Depuis plus d’un centenaire, la poésie est menacée et on prédit sa disparition prochaine. Or, ce qui est intéressant, c’est le maintien du nombre de poètes (preuve que la poésie va bien) et l’amenuisement de ses lecteurs (preuve que la poésie va mal). On s’intéresse périodiquement aux lecteurs qui disparaissent – et pas assez, à notre avis, aux créateurs qui continuent à écrire, les uns dans la versification classique, les autres dans un vers libre sans préoccupation outrageuse. C’est justement à quelques-uns d’entre eux que nous avons demandé : La poésie ? À quoi ça rime ? Les résultats sont intéressants dans leur variété.

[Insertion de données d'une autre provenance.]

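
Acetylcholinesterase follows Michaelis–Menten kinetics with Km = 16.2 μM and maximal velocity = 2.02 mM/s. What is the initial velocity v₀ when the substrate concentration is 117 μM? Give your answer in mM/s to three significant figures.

1.77 mM/s

v = Vmax·[S]/(Km + [S]) = 2.02 × 117 / (16.2 + 117)
  = 236.3 / 133.2 = 1.77 mM/s.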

De toute façon, rimes ou sans rimes, mètre ou sans mètre – la poésie continue,  comme le montre le récent numéro de la revue Le Coin de table.

Le grand nombre de poèmes contemporains le prouve, comme les études consacrées à des poètes de jadis (Mallarmé, Régnier, Gide, Jammes, Aicard, Fabié, Mac Orlan, Apollinaire, Soupault, etc.), et des reproductions particulièrement abondantes. Oui, la poésie reste bien vivante et Le Coin de table le prouve avec son soixante-cinquième numéro.

LA MAISON DE POÉSIE – FONDATION ÉMILE BLÉMONT

La Maison de poésie est une Fondation créée par les dispositions testamentaires d’Émile Blémont. Elle a été reconnue d’utilité publique par un décret du Président de la République le 19 août 1928. Elle est la seule Fondation agissant en faveur des poètes et de la poésie par ses diverses activités (publications, revue, conférences, récitals, bibliothèque, présence en diverses institutions, etc.).

Émile Blémont, son fondateur, est le personnage central du tableau de Fantin-Latour, Coin de table (1872) et, avec ses amis, le fondateur de la revue La Renaissance Littéraire et Artistique. C’est Émile Blémont qui fit asseoir au coin de la table deux jeunes poètes alors inconnus, Paul Verlaine et Arthur Rimbaud.

Poète et animateur de revues, Émile Blémont était aussi un mécène. Il acheta le célèbre tableau et en fit don à l’État. Le Coin de table est aujourd’hui au Musée d’Orsay.

La Maison de Poésie-Fondation Émile Blémont est administrée par sept poètes qui sont aujourd’hui Jacques Charpentreau, Sylvestre Clancier, Jean-Luc Despax, Jean Hautepierre, Jean-Luc Moreau, Jean-Pierre Rousseau, Robert Vigneau.